When Alex went to college, I was prepared to miss him. I was so prepared, so determined not to cry when we left him, that I didn’t cry at all, apart from tearing up a little once in the van twenty miles away.
I was fine when Vicky moved to St. Louis to go to school. I had my writing and my volunteer work at the church. She came home two or three times a month for real food and laundry facilities. While I enjoyed getting caught up on her life and taking care of her for a few hours, it was a relief when she piled her laundry baskets in her car and waved good-bye. The house was quiet again.
Then Eric got laid off. We were enormously relieved when he was offered his current job. I threw myself into sorting and packing. It was a stressful three months. I knew it would be a relief to finally get everything moved so I could settle into the new normal.
It wasn’t a relief. Everything in my life except the cats and Eric was unfamiliar–the neighborhood, the incessant noise from the road next to our apartment, the snow–dear Lord, how could I ever have been happy to see it snow? Why was I excited about the lake effect again?*
One day, I was unpacking a box and ran across a passport. I opened it to see whose it was, and Alex’s 13-year-old face looked back at me. I lost it. Full-on, instant ugly crying. It wasn’t just that I was in a new place. I was there without my kids.

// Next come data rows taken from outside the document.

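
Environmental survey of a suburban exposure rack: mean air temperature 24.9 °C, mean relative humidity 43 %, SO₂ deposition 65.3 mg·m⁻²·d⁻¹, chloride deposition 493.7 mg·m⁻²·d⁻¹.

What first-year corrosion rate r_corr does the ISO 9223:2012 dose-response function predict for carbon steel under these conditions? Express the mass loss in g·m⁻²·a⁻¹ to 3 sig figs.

r_corr = 548 g·m⁻²·a⁻¹

carbon steel: temperature factor f = -0.054·(14.9) = -0.8046
  sulphur-dioxide contribution → 16.44 μm/a
  chloride contribution → 53.38 μm/a
  ⇒ r_corr(carbon steel) = 69.81 μm/a
Convert to mass loss: 69.81 μm/a × 7.85 g/cm³ = 548 g·m⁻²·a⁻¹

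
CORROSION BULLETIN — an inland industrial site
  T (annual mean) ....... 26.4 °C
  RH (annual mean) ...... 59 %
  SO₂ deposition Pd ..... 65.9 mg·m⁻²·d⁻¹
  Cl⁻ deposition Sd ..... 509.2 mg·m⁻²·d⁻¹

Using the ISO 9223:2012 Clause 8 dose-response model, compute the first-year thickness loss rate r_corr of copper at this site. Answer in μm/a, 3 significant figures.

copper: temperature factor f = -0.080·(16.4) = -1.3120
  SO₂ term: 0.0053·65.9^0.26·exp(0.059·59-1.3120) = 0.1378
  Cl⁻ term: 0.01025·509.2^0.27·exp(0.036·59+0.049·26.4) = 1.682
  sum: 0.1378 + 1.682 → r_corr = 1.82 μm/a

r_corr = 1.82 μm/a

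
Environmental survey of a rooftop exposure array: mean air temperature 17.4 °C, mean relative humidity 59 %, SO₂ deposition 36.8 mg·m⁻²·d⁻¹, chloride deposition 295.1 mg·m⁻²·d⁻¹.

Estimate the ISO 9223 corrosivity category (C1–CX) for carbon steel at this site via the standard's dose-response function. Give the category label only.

C4

carbon steel: f(T) = -0.054·(T−10) [T>10 °C] = -0.3996
  Pd branch = 1.77·Pd^0.52·e^(0.02·RH+f) = 25.18 μm/a
  Sd branch = 0.102·Sd^0.62·e^(0.033·RH+0.04·T) = 48.73 μm/a
  r_corr = 25.18 + 48.73 = 73.92 μm/a
Category bounds: 50…80 μm/a bracket r_corr ⇒ C4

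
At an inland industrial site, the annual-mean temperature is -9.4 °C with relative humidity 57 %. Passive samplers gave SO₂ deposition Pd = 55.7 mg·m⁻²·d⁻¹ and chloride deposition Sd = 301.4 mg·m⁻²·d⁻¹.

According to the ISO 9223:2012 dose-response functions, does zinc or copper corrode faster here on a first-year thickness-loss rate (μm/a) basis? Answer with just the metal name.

zinc

zinc: temperature factor f = +0.038·(-19.4) = -0.7372
  Pd branch = 0.0129·Pd^0.44·e^(0.046·RH+f) = 0.4981 μm/a
  Cl⁻ term: 0.0175·301.4^0.57·exp(0.008·57+0.085·-9.4) = 0.3215
  sum: 0.4981 + 0.3215 → r_corr = 0.8196 μm/a
copper: T≤10 °C ⇒ hinge +0.126·(-9.4−10) = -2.4444
  SO₂ term: 0.0053·55.7^0.26·exp(0.059·57-2.4444) = 0.03777
  Cl⁻ term: 0.01025·301.4^0.27·exp(0.036·57+0.049·-9.4) = 0.2351
  r_corr = 0.03777 + 0.2351 = 0.2729 μm/a
Ordering by μm/a: zinc (0.82) > copper (0.273)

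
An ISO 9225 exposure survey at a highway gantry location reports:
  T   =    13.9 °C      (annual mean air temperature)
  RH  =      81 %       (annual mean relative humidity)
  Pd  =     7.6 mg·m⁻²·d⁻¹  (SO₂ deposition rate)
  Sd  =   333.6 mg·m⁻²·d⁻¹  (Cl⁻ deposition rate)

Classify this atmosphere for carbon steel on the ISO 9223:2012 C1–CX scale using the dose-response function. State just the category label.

carbon steel: temperature factor f = -0.054·(3.9) = -0.2106
  sulphur-dioxide contribution → 20.8 μm/a
  chloride contribution → 94.48 μm/a
  total first-year rate 115.3 μm/a
Category bounds: 80…200 μm/a bracket r_corr ⇒ C5

C5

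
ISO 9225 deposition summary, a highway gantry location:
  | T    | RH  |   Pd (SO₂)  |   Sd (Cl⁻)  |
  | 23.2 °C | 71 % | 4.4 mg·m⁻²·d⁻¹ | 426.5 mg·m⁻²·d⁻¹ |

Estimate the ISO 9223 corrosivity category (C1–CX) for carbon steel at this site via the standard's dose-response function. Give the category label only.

C5

carbon steel: T>10 °C ⇒ hinge -0.054·(23.2−10) = -0.7128
  Pd branch = 1.77·Pd^0.52·e^(0.02·RH+f) = 7.757 μm/a
  Cl⁻ term: 0.102·426.5^0.62·exp(0.033·71+0.04·23.2) = 114.7
  sum: 7.757 + 114.7 → r_corr = 122.5 μm/a
123 μm/a falls in (80, 200] for carbon steel → category C5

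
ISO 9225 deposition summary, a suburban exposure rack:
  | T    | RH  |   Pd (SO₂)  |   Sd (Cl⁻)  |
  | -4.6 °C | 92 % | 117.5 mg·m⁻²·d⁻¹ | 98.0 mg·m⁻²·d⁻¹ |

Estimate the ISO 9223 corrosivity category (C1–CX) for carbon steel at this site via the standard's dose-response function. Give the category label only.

carbon steel: temperature factor f = +0.150·(-14.6) = -2.1900
  SO₂ term: 1.77·117.5^0.52·exp(0.02·92-2.1900) = 14.87
  Sd branch = 0.102·Sd^0.62·e^(0.033·RH+0.04·T) = 30.32 μm/a
  r_corr = 14.87 + 30.32 = 45.2 μm/a
45.2 μm/a falls in (25, 50] for carbon steel → category C3

C3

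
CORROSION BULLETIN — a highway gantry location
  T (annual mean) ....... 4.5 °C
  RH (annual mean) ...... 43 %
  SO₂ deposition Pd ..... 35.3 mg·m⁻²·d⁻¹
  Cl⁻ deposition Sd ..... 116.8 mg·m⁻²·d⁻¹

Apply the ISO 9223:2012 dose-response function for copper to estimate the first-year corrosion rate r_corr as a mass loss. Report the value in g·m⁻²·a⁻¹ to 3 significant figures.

r_corr = 2.70 g·m⁻²·a⁻¹

copper: temperature factor f = +0.126·(-5.5) = -0.6930
  SO₂ term: 0.0053·35.3^0.26·exp(0.059·43-0.6930) = 0.08463
  Sd branch = 0.01025·Sd^0.27·e^(0.036·RH+0.049·T) = 0.2173 μm/a
  r_corr = 0.08463 + 0.2173 = 0.3019 μm/a
Convert to mass loss: 0.3019 μm/a × 8.96 g/cm³ = 2.705 g·m⁻²·a⁻¹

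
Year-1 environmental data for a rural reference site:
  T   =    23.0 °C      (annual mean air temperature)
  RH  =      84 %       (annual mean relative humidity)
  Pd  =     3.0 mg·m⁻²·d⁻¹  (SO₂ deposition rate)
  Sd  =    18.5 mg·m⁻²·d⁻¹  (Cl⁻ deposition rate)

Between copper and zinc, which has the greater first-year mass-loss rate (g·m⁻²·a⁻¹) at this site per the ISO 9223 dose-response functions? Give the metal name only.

copper

copper: f(T) = -0.080·(T−10) [T>10 °C] = -1.0400
  Pd branch = 0.0053·Pd^0.26·e^(0.059·RH+f) = 0.354 μm/a
  Cl⁻ term: 0.01025·18.5^0.27·exp(0.036·84+0.049·23.0) = 1.431
  r_corr = 0.354 + 1.431 = 1.785 μm/a
  mass loss = 1.785 μm/a × 8.96 g/cm³ = 15.99 g·m⁻²·a⁻¹
zinc: temperature factor f = -0.071·(13.0) = -0.9230
  SO₂ term: 0.0129·3.0^0.44·exp(0.046·84-0.9230) = 0.3961
  Cl⁻ term: 0.0175·18.5^0.57·exp(0.008·84+0.085·23.0) = 1.277
  sum: 0.3961 + 1.277 → r_corr = 1.673 μm/a
  mass loss = 1.673 μm/a × 7.14 g/cm³ = 11.95 g·m⁻²·a⁻¹
Ordering by g·m⁻²·a⁻¹: copper (16) > zinc (11.9)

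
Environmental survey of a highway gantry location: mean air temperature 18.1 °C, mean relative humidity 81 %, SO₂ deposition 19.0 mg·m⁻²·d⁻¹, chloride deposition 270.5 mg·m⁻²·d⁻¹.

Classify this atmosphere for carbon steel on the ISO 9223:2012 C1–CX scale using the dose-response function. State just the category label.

C5

carbon steel: T>10 °C ⇒ hinge -0.054·(18.1−10) = -0.4374
  Pd branch = 1.77·Pd^0.52·e^(0.02·RH+f) = 26.7 μm/a
  Cl⁻ term: 0.102·270.5^0.62·exp(0.033·81+0.04·18.1) = 98.14
  sum: 26.7 + 98.14 → r_corr = 124.8 μm/a
Category bounds: 80…200 μm/a bracket r_corr ⇒ C5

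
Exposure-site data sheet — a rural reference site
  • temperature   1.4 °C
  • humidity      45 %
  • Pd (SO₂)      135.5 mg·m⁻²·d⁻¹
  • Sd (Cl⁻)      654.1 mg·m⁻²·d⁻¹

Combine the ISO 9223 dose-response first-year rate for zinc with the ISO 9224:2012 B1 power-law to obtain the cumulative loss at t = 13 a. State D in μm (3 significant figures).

zinc: temperature factor f = +0.038·(-8.6) = -0.3268
  sulphur-dioxide contribution → 0.6393 μm/a
  chloride contribution → 1.138 μm/a
  total first-year rate 1.777 μm/a
ISO 9224: D(t) = r_corr · t^b with b = 0.813 (zinc, B1)
  D(13) = 1.777 × 13^0.813 = 1.777 × 8.047 = 14.3 μm

D(13) = 14.3 μm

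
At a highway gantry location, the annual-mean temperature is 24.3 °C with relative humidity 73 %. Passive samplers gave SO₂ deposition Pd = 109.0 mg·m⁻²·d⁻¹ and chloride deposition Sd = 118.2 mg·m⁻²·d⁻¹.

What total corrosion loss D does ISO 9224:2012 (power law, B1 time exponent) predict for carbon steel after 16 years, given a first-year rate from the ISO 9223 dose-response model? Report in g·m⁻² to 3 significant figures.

D(16) = 3.29e+03 g·m⁻²

carbon steel: T>10 °C ⇒ hinge -0.054·(24.3−10) = -0.7722
  sulphur-dioxide contribution → 40.38 μm/a
  chloride contribution → 57.81 μm/a
  ⇒ r_corr(carbon steel) = 98.18 μm/a
Long-term exponent b (ISO 9224 Table 2, B1) = 0.523
  D(16) = 98.18 × 16^0.523 = 98.18 × 4.263 = 418.6 μm
  Mass loss = 418.6 μm × 7.85 g/cm³ = 3286 g·m⁻²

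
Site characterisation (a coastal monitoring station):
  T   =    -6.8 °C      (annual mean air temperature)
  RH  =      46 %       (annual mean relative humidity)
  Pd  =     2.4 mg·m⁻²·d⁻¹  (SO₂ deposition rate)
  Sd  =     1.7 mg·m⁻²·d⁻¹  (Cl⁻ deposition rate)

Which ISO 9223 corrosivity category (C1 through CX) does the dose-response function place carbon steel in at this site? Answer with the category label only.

C1

carbon steel: temperature factor f = +0.150·(-16.8) = -2.5200
  sulphur-dioxide contribution → 0.5634 μm/a
  chloride contribution → 0.4927 μm/a
  ⇒ r_corr(carbon steel) = 1.056 μm/a
Category bounds: 0…1.3 μm/a bracket r_corr ⇒ C1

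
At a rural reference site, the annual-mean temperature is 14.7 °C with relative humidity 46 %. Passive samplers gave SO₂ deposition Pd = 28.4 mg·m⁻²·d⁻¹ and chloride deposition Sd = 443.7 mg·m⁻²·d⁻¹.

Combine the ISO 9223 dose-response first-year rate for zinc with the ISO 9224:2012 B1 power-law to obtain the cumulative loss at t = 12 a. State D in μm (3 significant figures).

D(12) = 24.0 μm

zinc: temperature factor f = -0.071·(4.7) = -0.3337
  SO₂ term: 0.0129·28.4^0.44·exp(0.046·46-0.3337) = 0.3343
  Sd branch = 0.0175·Sd^0.57·e^(0.008·RH+0.085·T) = 2.847 μm/a
  sum: 0.3343 + 2.847 → r_corr = 3.181 μm/a
Long-term exponent b (ISO 9224 Table 2, B1) = 0.813
  D(12) = 3.181 × 12^0.813 = 3.181 × 7.54 = 23.99 μm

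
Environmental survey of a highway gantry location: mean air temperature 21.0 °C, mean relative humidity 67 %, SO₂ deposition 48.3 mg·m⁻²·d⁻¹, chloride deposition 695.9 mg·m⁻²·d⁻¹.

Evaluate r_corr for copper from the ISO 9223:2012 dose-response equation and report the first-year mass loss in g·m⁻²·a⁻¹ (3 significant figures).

r_corr = 19.6 g·m⁻²·a⁻¹

copper: temperature factor f = -0.080·(11.0) = -0.8800
  SO₂ term: 0.0053·48.3^0.26·exp(0.059·67-0.8800) = 0.3138
  Sd branch = 0.01025·Sd^0.27·e^(0.036·RH+0.049·T) = 1.873 μm/a
  sum: 0.3138 + 1.873 → r_corr = 2.187 μm/a
Convert to mass loss: 2.187 μm/a × 8.96 g/cm³ = 19.6 g·m⁻²·a⁻¹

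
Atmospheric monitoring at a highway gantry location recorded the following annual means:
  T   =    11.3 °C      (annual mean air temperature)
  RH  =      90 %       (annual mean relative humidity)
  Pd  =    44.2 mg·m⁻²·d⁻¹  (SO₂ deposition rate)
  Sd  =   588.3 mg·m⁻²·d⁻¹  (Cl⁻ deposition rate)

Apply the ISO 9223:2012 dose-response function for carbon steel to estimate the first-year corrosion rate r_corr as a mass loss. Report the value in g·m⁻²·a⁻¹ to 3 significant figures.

r_corr = 1.84e+03 g·m⁻²·a⁻¹

carbon steel: temperature factor f = -0.054·(1.3) = -0.0702
  SO₂ term: 1.77·44.2^0.52·exp(0.02·90-0.0702) = 71.59
  Sd branch = 0.102·Sd^0.62·e^(0.033·RH+0.04·T) = 162.9 μm/a
  r_corr = 71.59 + 162.9 = 234.5 μm/a
Convert to mass loss: 234.5 μm/a × 7.85 g/cm³ = 1841 g·m⁻²·a⁻¹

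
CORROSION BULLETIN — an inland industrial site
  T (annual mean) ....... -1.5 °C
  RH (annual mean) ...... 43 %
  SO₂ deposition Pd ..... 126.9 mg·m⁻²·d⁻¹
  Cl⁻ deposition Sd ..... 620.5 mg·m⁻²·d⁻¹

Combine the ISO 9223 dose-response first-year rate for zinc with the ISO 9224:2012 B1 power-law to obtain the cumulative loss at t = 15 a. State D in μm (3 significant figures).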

I’m not writing this for sympathy. I’m getting help and working through the grief. That’s what it is, too. I’ve touched on this before–I was grieving my old life before our final move.
I’m writing this for my friends who have kids in or going to college. Don’t think you get over it and move on. There may come a time when something changes so much or so fast that you realize your old life is really over. You invest all those years nurturing your babies–the sleepless nights, the fights and broken hearts and tears, and then they’re off on their own adventures and you’re left wondering how it happened so quickly.
Whether you were a working mom or a stay-at-homeschooler, you’re going to have regrets. You’re going to miss the pudgy toddler. It’s okay. You don’t let go overnight. I’m not sure you ever completely let go at all.
*Almost without exception, when people find out I moved here in January, they apologize for the weather and promise me this is the worst winter they’ve ever seen here. The city can be scary, but the people have been really nice.